Erickson signed a development agreement to integrate its S-64 Air Crane helicopter with Sikorsky’s Matrix autonomous flight control software.

The Portland, Oregon-based company plans to conduct an autonomous flight demonstration in 2021 using the technology, it disclosed at the Heli-Expo trade show in Anaheim, California on 29 January.

Erickson S-64 Air Crane

Source: Erickson

Erickson S-64 Air Crane

The S-64’s mechanical flight controls will be removed and replaced with fly-by-wire controls.
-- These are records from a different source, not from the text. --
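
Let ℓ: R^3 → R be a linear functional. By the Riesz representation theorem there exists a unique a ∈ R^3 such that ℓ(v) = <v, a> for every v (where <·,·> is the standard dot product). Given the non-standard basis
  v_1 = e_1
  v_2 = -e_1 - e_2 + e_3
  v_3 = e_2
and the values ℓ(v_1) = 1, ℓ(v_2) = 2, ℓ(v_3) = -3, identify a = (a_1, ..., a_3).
a = (1, -3, 0)

Write a = (a_1, ..., a_3) in the standard basis. For each basis vector v_i, ℓ(v_i) = <v_i, a> is a linear equation in the a_j's. Collect the n equations into a matrix system V a = ℓ, where row i of V is v_i (expressed in the standard basis). Since V is invertible (lower-triangular with 1s on the diagonal, up to permutation), solve by back-substitution:
  V =
[[1, 0, 0],
 [-1, -1, 1],
 [0, 1, 0]]
  V a = (1, 2, -3)
Solving gives a = (1, -3, 0).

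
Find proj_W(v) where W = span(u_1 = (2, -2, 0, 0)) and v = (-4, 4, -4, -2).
proj_W(v) = (-4, 4, 0, 0)

Set up U = [u_1 | ... | u_1] ∈ R^(4×1). The projector onto W = col(U) is P = U (U^T U)^(-1) U^T.
Compute U^T U =
  [8],
and U^T v = (-16).
Solve U^T U · c = U^T v for the coefficients: c = (-2). The projection is proj_W(v) = U c.
Check: (v - proj_W(v)) · u_1 = 0  (should be 0).
Result: proj_W(v) = (-4, 4, 0, 0).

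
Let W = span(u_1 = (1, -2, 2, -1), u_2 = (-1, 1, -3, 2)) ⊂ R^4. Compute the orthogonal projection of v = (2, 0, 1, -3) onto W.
proj_W(v) = (17/29, -1/29, 67/29, -50/29)

Set up U = [u_1 | ... | u_2] ∈ R^(4×2). The projector onto W = col(U) is P = U (U^T U)^(-1) U^T.
Compute U^T U =
  [10, -11]
  [-11, 15],
and U^T v = (7, -11).
Solve U^T U · c = U^T v for the coefficients: c = (-16/29, -33/29). The projection is proj_W(v) = U c.
Check: (v - proj_W(v)) · u_1 = 0  (should be 0).
Check: (v - proj_W(v)) · u_2 = 0  (should be 0).
Result: proj_W(v) = (17/29, -1/29, 67/29, -50/29).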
It will be a process similar to Sikorsky’s efforts in 2019 to transform a UH-60A, the oldest model of the Black Hawk, into an autonomous helicopter, says Erickson.

In particular, Erickson believes the Matrix system’s sense-and-avoid abilities could allow the S-64 to conduct firefighting water drops during night or in low-visibility situations, such as when a pilot’s sight is clouded by smoke.

“We’ve had missions where the smoke was so bad we literally couldn’t see the fire on the ground and so [we were] unable to drop [water on the fire],” says Hayden Olson, vice-president of aerosystems with Erickson. “We want to be able to expand how often we can operate in those conditions and do it safely.”

Chris Van Buiten, vice-president of Sikorsky Innovations, adds that autonomy is a safeguard against cognitive overload for aerial firefighting pilots who may be distracted or overwhelmed when flying complex missions.

Previously, Sikorsky’s Matrix-controlled helicopters have relied on sensors, such as Lidar, cameras and digital terrain obstacle databases, to guide their autonomous flights.

Erickson is still determining what it aims to do in its first demonstration of the autonomous S-64, though the flight would likely include the helicopter showing its ability to do water drops and pickups. The company may attempt a logistical demonstration after that.

Though firefighting is the initial interest, an autonomous S-64 could also be useful for military cargo resupply missions, as well as longline load lifting or natural disaster responses, says Dempsey of Erickson.

The technology could eventually enable one-pilot or unpiloted operations, says Van Buiten of Sikorsky.

“We talk about the 2-1-0 switch: two crew, one crew, zero crew,” he says. “[For example], if a horrible day ever happens and we’re tasked to drop concrete on the Fukushima nuclear reactor… we’d be delighted to flip the switch on zero [crew flight] and have this big heavy lifting machine running sorties unmanned to save the day.”

In addition to building the S-64, Erickson flies 20 examples of the aircraft itself for firefighting or air lifting services. Including its own aircraft, the company says there are about 45 S-64s in operation around the world.

Erickson plans on eventually offering the autonomy technology as an upgrade to operators of the S-64. Matrix is one part of a larger upgrade package the company is developing, called the S-64F+.

Erickson believes there is a market for 50 to 100 upgrade packages and new-built examples of the S-64F+. Eventually, all production-new Air Cranes would be manufactured to the S-64F+ configuration, the company says.

But the manufacturer is offering few details about the S-64+ configuration, saying that it is still in development.

The aircraft is to have a new engine that would increase range, fuel efficiency and payload capacity. The engine model has not been selected as the company is evaluating its options in consultation with Piasecki Aircraft, it says.

The helicopter would have composite main rotor blades, says Erickson. It would also have an “improved water cannon.”

Erickson says it does not know when the S-64F+ configuration would be available for delivery, citing the need to receive a certificate from the Federal Aviation Administration, as well as decisions on various subsystems that have yet to be made.

The S-64 is the civilian version of the 1960s-era Sikorsky CH-54 Tarhe, a twin-engined heavy lift helicopter built for the US Army which has its cabin carved out to allow for carrying special loads. The firefighting version carries a 10,000 liter (2,650gal) water tank in its belly. The S-64 can also be used as a cargo air lifter using a sling.

Erickson purchased the intellectual property behind the S-64 from Sikorsky in 1992. A handful are produced each year from scratch or via remanufacturing legacy CH-54 airframes at the company’s facilities in Medford, Oregon.

Most recently, the firm delivered an S-64 to the Korean Forest Service in November 2019, with another due for delivery in South Korea in 2020. Additionally, it plans to deliver one S-64 in 2020 and a second example in 2021 to Italy’s fire and rescue service.

Correction on 30 January: Removed incorrect Erickson executive from quote and replaced with Hayden Olson, vice-president of aerosystems.